Nucléaire : il faut cesser de rêver ou de mentir !

La filière nucléaire française est dans un tel état qu'il semble incroyable qu'un être doué de raison puisse envisager de la relancer.

Chronique d’une catastrophe annoncée (suite)

Nucléaire (Image par ELG21 de Pixabay)

Depuis près de 8 ans, le Clairon alerte ses lecteurs sur la situation du nucléaire français. (1) Les incidents, malfaçons, dysfonctionnements et retards, plus ou moins graves, s’enchaînent : ils touchent l’ensemble de la filière, de la production du combustible jusqu’au stockage des déchets, en passant par le fonctionnement des réacteurs. A cela s’ajoutent des problèmes liés à la sécurité des installations, mais aussi à des déficiences dans le contrôle des prestations de certains fournisseurs.
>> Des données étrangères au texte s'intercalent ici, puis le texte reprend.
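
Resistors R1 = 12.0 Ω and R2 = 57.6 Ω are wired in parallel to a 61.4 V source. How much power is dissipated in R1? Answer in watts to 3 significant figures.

Each parallel branch sees the full supply voltage, so P = V²/R applies directly to the target branch.
P_R1 = V² / R1 = (61.4)² / 12.0 Ω = 314.2 W

314 W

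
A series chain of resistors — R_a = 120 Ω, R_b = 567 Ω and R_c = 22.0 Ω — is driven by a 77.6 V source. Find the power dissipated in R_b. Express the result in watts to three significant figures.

In a series string the same current flows through every resistor — find that current, then P = I²R for the one we want.
R_total = 120 + 567 + 22.0 = 709.0 Ω
I = V / R_total = 77.6 / 709.0 = 0.1094 A
P_R_b = I² × R_b = (0.1094)² × 567 = 6.792 W

6.79 W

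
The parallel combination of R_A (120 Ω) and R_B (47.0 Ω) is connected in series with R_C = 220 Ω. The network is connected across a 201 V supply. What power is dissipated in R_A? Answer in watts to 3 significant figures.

5.96 W

Reduce the parallel combination to a single R_p; the circuit then becomes R_p in series with the remaining resistor.
R_p = (120×47.0)/(120+47.0) = 33.77 Ω
R_total = R_p + 220 = 33.77 + 220 = 253.8 Ω
I = V / R_total = 201 / 253.8 = 0.7920 A
Voltage across the parallel pair: V_p = I × R_p = 0.7920 × 33.77 = 26.75 V
R_A has V_p across it, so P = V_p²/R_A.
P_R_A = (26.75)² / 120 = 5.963 W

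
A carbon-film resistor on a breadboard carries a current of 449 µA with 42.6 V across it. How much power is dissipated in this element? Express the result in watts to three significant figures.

0.0191 W

Since both terminal voltage and current are stated, P = V I gives the power in one step.
P = 42.6 V × 0.0004490 A = 0.01913 W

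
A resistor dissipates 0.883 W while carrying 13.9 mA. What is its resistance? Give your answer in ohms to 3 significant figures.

Inverting the appropriate power form: R = P / I².
R = 0.883 / (0.01390)² = 4570 Ω

4570 Ω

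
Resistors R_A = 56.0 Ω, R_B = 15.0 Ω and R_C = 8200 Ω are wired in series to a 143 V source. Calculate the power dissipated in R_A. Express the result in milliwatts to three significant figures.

16.7 mW

Since the resistors are in series they all carry the loop current I = V/R_total; the power in any one is I²R.
R_total = 56.0 + 15.0 + 8200 = 8271 Ω
I = V / R_total = 143 / 8271 = 0.01729 A
P_R_A = I² × R_A = (0.01729)² × 56.0 = 0.01674 W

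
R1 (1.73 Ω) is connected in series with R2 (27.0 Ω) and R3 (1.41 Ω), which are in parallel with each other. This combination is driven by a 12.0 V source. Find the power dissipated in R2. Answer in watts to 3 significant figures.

1.02 W

Collapse R2‖R3 to a single equivalent, reducing the network to two series elements.
R_p = (27.0×1.41)/(27.0+1.41) = 1.340 Ω
R_total = 1.73 + 1.340 = 3.070 Ω
I = V / R_total = 12.0 / 3.070 = 3.909 A
Voltage across the parallel pair: V_p = I × R_p = 3.909 × 1.340 = 5.238 V
R2 is across V_p, so use P = V²/R for that branch.
P_R2 = (5.238)² / 27.0 = 1.016 W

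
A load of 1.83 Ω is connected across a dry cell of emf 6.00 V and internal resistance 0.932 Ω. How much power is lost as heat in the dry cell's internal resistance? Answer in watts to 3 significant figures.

4.40 W

Internal loss is I²r, with I set by the total series resistance r+R.
I = ε / (r + R) = 6.00 / (0.932 + 1.83) = 2.172 A
P_int = I² r = (2.172)² × 0.932 = 4.398 W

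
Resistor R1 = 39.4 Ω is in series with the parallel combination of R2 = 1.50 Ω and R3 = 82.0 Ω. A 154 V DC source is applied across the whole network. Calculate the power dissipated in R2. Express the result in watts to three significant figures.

20.5 W

Collapse R2‖R3 to a single equivalent, reducing the network to two series elements.
R_p = (1.50×82.0)/(1.50+82.0) = 1.473 Ω
R_total = 39.4 + 1.473 = 40.87 Ω
I = V / R_total = 154 / 40.87 = 3.768 A
Voltage across the parallel pair: V_p = I × R_p = 3.768 × 1.473 = 5.550 V
R2 is across V_p, so use P = V²/R for that branch.
P_R2 = (5.550)² / 1.50 = 20.54 W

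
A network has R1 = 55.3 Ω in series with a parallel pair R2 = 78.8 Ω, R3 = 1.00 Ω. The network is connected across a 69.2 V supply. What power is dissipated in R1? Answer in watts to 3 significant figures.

Replace R2 and R3 with their parallel equivalent so the circuit becomes R1 in series with R_p.
R_p = (78.8×1.00)/(78.8+1.00) = 0.9875 Ω
R_total = 55.3 + 0.9875 = 56.29 Ω
I = V / R_total = 69.2 / 56.29 = 1.229 A
R1 carries the full series current, so P = I²R.
P_R1 = (1.229)² × 55.3 = 83.58 W

83.6 W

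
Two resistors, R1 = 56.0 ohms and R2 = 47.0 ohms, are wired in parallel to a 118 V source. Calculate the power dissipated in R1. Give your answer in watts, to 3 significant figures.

249 W

Every branch has 118 V across it, so for R1 the power is simply V²/R.
P_R1 = V² / R1 = (118)² / 56.0 Ω = 248.6 W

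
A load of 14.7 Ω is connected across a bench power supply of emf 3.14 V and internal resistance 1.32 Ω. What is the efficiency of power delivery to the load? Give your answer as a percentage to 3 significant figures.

The source delivers εI, of which I²R reaches the load and I²r is lost; since I is common, η = R/(R+r).
η = R / (R + r) = 14.7 / (14.7 + 1.32) = 0.9176

91.8 %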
Pourtant, bien que la kyrielle de problèmes posés par le nucléaire français soit loin d’être réglée, le président E. Macron entend relancer la filière pour satisfaire les besoins en énergie de sa politique ultralibérale basée sur le cycle –innovation, production, croissance-.
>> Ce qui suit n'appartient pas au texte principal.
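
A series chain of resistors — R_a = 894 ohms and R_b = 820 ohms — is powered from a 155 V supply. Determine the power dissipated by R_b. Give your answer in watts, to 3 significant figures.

Series elements share the same current, so find I first, then use P = I²R.
R_total = 894 + 820 = 1714 Ω
I = V / R_total = 155 / 1714 = 0.09043 A
P_R_b = I² × R_b = (0.09043)² × 820 = 6.706 W

6.71 W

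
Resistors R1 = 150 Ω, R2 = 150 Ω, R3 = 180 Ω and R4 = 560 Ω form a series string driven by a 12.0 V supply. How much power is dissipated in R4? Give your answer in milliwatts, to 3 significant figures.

The current is common to all series resistors; compute it, then apply P = I²R for the target.
R_total = 150 + 150 + 180 + 560 = 1040 Ω
I = V / R_total = 12.0 / 1040 = 0.01154 A
P_R4 = I² × R4 = (0.01154)² × 560 = 0.07456 W

74.6 mW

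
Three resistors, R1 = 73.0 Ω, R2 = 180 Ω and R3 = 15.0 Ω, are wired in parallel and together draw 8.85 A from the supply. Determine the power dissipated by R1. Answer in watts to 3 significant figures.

Parallel branches share V, not I — compute V via R_eq, then use V²/R for the target branch.
1/R_eq = 1/73.0 + 1/180 + 1/15.0 ⇒ R_eq = 11.64 Ω
V = I_total × R_eq = 8.850 × 11.64 = 103.0 V
P_R1 = V² / R1 = (103.0)² / 73.0 = 145.3 W

145 W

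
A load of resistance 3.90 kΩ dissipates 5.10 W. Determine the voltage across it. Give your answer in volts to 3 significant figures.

Rearranging the power relation for the two known quantities gives V = √(P R).
V = √(5.10 × 3900) = 141.0 V

141 V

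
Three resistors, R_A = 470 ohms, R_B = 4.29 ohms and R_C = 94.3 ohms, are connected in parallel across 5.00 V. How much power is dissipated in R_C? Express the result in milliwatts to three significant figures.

265 mW

Every branch has 5.00 V across it, so for R_C the power is simply V²/R.
P_R_C = V² / R_C = (5.00)² / 94.3 Ω = 0.2651 W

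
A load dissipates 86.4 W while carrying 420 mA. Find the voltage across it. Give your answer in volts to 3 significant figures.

Rearranging the power relation for the two known quantities gives V = P / I.
V = 86.4 / 0.4200 = 205.7 V

206 V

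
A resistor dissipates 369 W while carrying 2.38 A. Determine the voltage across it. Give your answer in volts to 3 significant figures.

The two known quantities fix the third via V = P / I.
V = 369 / 2.380 = 155.0 V

155 V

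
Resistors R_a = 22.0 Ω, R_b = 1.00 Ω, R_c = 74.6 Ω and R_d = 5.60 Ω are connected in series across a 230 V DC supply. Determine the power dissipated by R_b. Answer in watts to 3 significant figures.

4.97 W

The current is common to all series resistors; compute it, then apply P = I²R for the target.
R_total = 22.0 + 1.00 + 74.6 + 5.60 = 103.2 Ω
I = V / R_total = 230 / 103.2 = 2.229 A
P_R_b = I² × R_b = (2.229)² × 1.00 = 4.967 W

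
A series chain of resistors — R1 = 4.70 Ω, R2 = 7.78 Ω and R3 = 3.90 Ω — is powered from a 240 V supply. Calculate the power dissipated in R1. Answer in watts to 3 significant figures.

Every series element carries the same I. Get I from the total resistance, then P = I² × R1.
R_total = 4.70 + 7.78 + 3.90 = 16.38 Ω
I = V / R_total = 240 / 16.38 = 14.65 A
P_R1 = I² × R1 = (14.65)² × 4.70 = 1009 W

1010 W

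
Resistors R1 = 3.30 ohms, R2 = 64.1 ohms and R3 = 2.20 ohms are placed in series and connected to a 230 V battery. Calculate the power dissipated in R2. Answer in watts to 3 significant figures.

700 W

Series elements share the same current, so find I first, then use P = I²R.
R_total = 3.30 + 64.1 + 2.20 = 69.60 Ω
I = V / R_total = 230 / 69.60 = 3.305 A
P_R2 = I² × R2 = (3.305)² × 64.1 = 700.0 W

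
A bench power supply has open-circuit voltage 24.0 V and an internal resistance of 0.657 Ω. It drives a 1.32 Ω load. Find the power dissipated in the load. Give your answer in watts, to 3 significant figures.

Find the circuit current first, then P = I²R for the load (series elements share I).
I = ε / (r + R) = 24.0 / (0.657 + 1.32) = 12.14 A
P_load = I² R = (12.14)² × 1.32 = 194.5 W

195 W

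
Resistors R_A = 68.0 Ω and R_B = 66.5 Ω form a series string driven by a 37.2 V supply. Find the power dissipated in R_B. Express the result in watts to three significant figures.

Every series element carries the same I. Get I from the total resistance, then P = I² × R_B.
R_total = 68.0 + 66.5 = 134.5 Ω
I = V / R_total = 37.2 / 134.5 = 0.2766 A
P_R_B = I² × R_B = (0.2766)² × 66.5 = 5.087 W

5.09 W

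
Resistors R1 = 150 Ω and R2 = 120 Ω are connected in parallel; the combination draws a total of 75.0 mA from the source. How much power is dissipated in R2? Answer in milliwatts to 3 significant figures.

208 mW

Parallel branches share V, not I — compute V via R_eq, then use V²/R for the target branch.
1/R_eq = 1/150 + 1/120 ⇒ R_eq = 66.67 Ω
V = I_total × R_eq = 0.07500 × 66.67 = 5.000 V
P_R2 = V² / R2 = (5.000)² / 120 = 0.2083 W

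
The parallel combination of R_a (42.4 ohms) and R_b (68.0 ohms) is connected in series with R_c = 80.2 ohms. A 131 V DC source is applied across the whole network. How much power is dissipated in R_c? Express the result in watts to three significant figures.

122 W

Collapse the R_a‖R_b pair into one equivalent R_p; then R_p and R_c form a series string.
R_p = (42.4×68.0)/(42.4+68.0) = 26.12 Ω
R_total = R_p + 80.2 = 26.12 + 80.2 = 106.3 Ω
I = V / R_total = 131 / 106.3 = 1.232 A
All the supply current flows through R_c; use P = I²R_c.
P_R_c = (1.232)² × 80.2 = 121.8 W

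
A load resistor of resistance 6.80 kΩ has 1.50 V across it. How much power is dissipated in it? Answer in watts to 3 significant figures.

We know the drop across the element and its resistance — P = V²/R, one step.
P = (1.50 V)² / 6800 Ω = 0.0003309 W

0.000331 W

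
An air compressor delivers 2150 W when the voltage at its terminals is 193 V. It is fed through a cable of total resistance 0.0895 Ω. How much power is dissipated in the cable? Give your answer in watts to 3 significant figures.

Line loss is just I²R for the cable — we know both I and R_line directly.
I = P / V = 2150 / 193 = 11.14 A through the cable.
P_line = I² R_line = (11.14)² × 0.0895 = 11.11 W

11.1 W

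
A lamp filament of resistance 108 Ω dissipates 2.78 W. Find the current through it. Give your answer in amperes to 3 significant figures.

0.160 A

The two known quantities fix the third via I = √(P / R).
I = √(2.78 / 108) = 0.1604 A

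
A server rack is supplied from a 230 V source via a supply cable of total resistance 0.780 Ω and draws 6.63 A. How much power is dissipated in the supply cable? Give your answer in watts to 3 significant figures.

Only the current and the line resistance are needed for the I²R loss.
The supply cable carries the full 6.63 A.
P_line = I² R_line = (6.630)² × 0.780 = 34.29 W

34.3 W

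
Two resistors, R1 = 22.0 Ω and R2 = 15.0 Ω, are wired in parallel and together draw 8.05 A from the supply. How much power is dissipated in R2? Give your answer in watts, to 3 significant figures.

344 W

We need the common branch voltage; get it from I_total × R_eq, then P = V²/R for the branch.
1/R_eq = 1/22.0 + 1/15.0 ⇒ R_eq = 8.919 Ω
V = I_total × R_eq = 8.050 × 8.919 = 71.80 V
P_R2 = V² / R2 = (71.80)² / 15.0 = 343.7 W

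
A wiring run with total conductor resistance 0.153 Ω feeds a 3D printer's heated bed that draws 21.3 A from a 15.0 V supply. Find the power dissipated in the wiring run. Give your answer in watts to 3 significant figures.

The wiring run and load are in series, so the same current flows in both; the loss is I²R_line.
The wiring run carries the full 21.3 A.
P_line = I² R_line = (21.30)² × 0.153 = 69.41 W

69.4 W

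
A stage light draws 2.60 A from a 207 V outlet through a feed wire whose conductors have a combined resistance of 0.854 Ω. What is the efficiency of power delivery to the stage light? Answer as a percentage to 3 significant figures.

98.9 %

The feed wire carries the full 2.60 A.
P_line = I² R_line = (2.600)² × 0.854 = 5.773 W
P_source = V I = 207 × 2.600 = 538.2 W; P_load = 532.4 W
η = P_load / P_source = 532.4 / 538.2 = 0.9893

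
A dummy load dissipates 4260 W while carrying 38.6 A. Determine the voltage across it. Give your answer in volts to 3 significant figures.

The two known quantities fix the third via V = P / I.
V = 4260 / 38.60 = 110.4 V

110 V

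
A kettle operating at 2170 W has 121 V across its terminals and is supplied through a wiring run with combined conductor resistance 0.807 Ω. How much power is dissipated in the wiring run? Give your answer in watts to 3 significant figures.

260 W

Only the current and the line resistance are needed for the I²R loss.
I = P / V = 2170 / 121 = 17.93 A through the wiring run.
P_line = I² R_line = (17.93)² × 0.807 = 259.6 W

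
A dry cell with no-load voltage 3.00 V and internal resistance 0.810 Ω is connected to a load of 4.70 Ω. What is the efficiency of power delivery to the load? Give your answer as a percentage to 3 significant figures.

Both r and R carry the same current, so the power split is just the resistance split: η = R/(R+r).
η = R / (R + r) = 4.70 / (4.70 + 0.810) = 0.8530

85.3 %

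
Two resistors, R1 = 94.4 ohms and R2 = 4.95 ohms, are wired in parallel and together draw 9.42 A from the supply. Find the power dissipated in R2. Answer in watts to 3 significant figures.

397 W

The branches share the same voltage, but only the total current is given — find V from the equivalent resistance first.
1/R_eq = 1/94.4 + 1/4.95 ⇒ R_eq = 4.703 Ω
V = I_total × R_eq = 9.420 × 4.703 = 44.31 V
P_R2 = V² / R2 = (44.31)² / 4.95 = 396.6 W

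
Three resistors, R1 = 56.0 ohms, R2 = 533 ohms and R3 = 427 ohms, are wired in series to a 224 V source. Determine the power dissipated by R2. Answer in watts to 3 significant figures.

In a series string the same current flows through every resistor — find that current, then P = I²R for the one we want.
R_total = 56.0 + 533 + 427 = 1016 Ω
I = V / R_total = 224 / 1016 = 0.2205 A
P_R2 = I² × R2 = (0.2205)² × 533 = 25.91 W

25.9 W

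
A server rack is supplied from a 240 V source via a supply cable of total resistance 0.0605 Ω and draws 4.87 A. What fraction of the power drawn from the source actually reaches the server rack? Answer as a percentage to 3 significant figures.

The supply cable carries the full 4.87 A.
P_line = I² R_line = (4.870)² × 0.0605 = 1.435 W
P_source = V I = 240 × 4.870 = 1169 W; P_load = 1167 W
η = P_load / P_source = 1167 / 1169 = 0.9988

99.9 %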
La justification « officielle » de la relance du nucléaire français.

Elle repose sur le postulat que le besoin en électricité sera croissant pour faire face à la crise climatique. Le nucléaire serait la seule énergie pilotable capable de répondre significativement à ce besoin croissant. Les problèmes de fonctionnement de la filière sont balayés par l’argumentation suivante : la fin en 1999 de la construction de réacteurs aurait provoqué une perte de savoir-faire en raison du départ progressif des personnels compétents, mais depuis ces dernières années, dans le droit fil de l’alerte provoquée par la catastrophe de Fukushima, il y aurait une reconquête progressive des savoir-faire et une amélioration constante de la sureté des installations, ce qui permettrait à présent la relance de la filière…

Des faits qui contredisent les discours lénifiants  sur l’amélioration du fonctionnement du parc nucléaire français et sur les perspectives de relance.
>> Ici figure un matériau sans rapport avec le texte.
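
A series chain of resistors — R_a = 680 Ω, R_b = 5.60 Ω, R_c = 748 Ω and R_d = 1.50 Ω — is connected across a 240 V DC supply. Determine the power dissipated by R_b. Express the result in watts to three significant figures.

Every series element carries the same I. Get I from the total resistance, then P = I² × R_b.
R_total = 680 + 5.60 + 748 + 1.50 = 1435 Ω
I = V / R_total = 240 / 1435 = 0.1672 A
P_R_b = I² × R_b = (0.1672)² × 5.60 = 0.1566 W

0.157 W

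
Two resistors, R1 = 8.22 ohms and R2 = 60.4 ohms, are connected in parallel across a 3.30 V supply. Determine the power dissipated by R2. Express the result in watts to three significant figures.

Each parallel branch sees the full supply voltage, so P = V²/R applies directly to the target branch.
P_R2 = V² / R2 = (3.30)² / 60.4 Ω = 0.1803 W

0.180 W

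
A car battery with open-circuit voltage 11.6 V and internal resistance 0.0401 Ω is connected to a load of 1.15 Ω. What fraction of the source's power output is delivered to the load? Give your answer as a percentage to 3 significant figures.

96.6 %

Both r and R carry the same current, so the power split is just the resistance split: η = R/(R+r).
η = R / (R + r) = 1.15 / (1.15 + 0.0401) = 0.9663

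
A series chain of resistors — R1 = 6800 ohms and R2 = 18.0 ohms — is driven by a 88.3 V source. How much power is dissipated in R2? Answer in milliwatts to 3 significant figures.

3.02 mW

Since the resistors are in series they all carry the loop current I = V/R_total; the power in any one is I²R.
R_total = 6800 + 18.0 = 6818 Ω
I = V / R_total = 88.3 / 6818 = 0.01295 A
P_R2 = I² × R2 = (0.01295)² × 18.0 = 0.003019 W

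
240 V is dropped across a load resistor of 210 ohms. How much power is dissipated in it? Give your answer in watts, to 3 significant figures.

274 W

We know the drop across the element and its resistance — P = V²/R, one step.
P = (240 V)² / 210 Ω = 274.3 W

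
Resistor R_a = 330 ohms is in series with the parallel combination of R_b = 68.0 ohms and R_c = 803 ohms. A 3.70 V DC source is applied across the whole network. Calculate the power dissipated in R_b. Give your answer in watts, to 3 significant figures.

0.00513 W

First combine the parallel branches into one equivalent R_p, then R_a + R_p is a series pair.
R_p = (68.0×803)/(68.0+803) = 62.69 Ω
R_total = 330 + 62.69 = 392.7 Ω
I = V / R_total = 3.70 / 392.7 = 0.009422 A
Voltage across the parallel pair: V_p = I × R_p = 0.009422 × 62.69 = 0.5907 V
R_b sees V_p directly, so P = V_p² / R_b.
P_R_b = (0.5907)² / 68.0 = 0.005131 W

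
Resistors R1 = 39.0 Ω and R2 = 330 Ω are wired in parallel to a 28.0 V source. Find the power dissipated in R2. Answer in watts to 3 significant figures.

2.38 W

Every branch has 28.0 V across it, so for R2 the power is simply V²/R.
P_R2 = V² / R2 = (28.0)² / 330 Ω = 2.376 W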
Pour les EPR les retards et surcoûts étaient jusqu’il y a peu imputés aux malfaçons dans la réalisation de certaines pièces (défauts de forgeage des cuves et couvercles des réacteurs, soudures ne correspondant pas au cahier des charges, etc.). Mais voici que l’on découvre qu’ils seraient aussi handicapés par des problèmes de conception des réacteurs ! Avec la mise à l’arrêt en 2021 de la centrale de Taishan, seule centrale EPR en service, suite à des « dégradations constatées sur l’assemblage des combustibles nucléaire » dans le cœur du réacteur. Celles-ci seraient dues à « un défaut dans la conception de la cuve de la filière EPR » (2).
A la fin de l’année 2020, EDF détectait des problèmes de « corrosion sous contrainte » sur des portions de tuyauterie des 4 réacteurs de Civaux et de Chooz d’une puissance de 1 450 MW. En avril 2022 dans une mise à jour de sa note d’information EDF expliquait que ce phénomène pouvait concerner tous les modèles de réacteurs. Actuellement ce sont 12 réacteurs (4 de 1 450 mégawatts (MW), 5 de 1 300 MW et 3 de 900 MW qui ont été mis à l’arrêt, ou ont vu leurs arrêts prolongés pour des contrôles liés à cette anomalie.
Dans son rapport sur l’état de la sûreté nucléaire, présenté le 17 mai 2022 aux parlementaires de l’Office parlementaire d’évaluation des choix scientifiques et technologiques (OPECST), le président de l’ASN a révélé que ces corrosions ne seraient pas « accidentelles » mais « conceptuelles », ce qui implique que ce défaut de conception pourrait se répercuter sur l’ensemble du parc nucléaire !
Ces défauts de conception relevés tant pour les EPR que pour l’ensemble des réacteurs du parc, remettent en question l’avenir de la filière nucléaire française.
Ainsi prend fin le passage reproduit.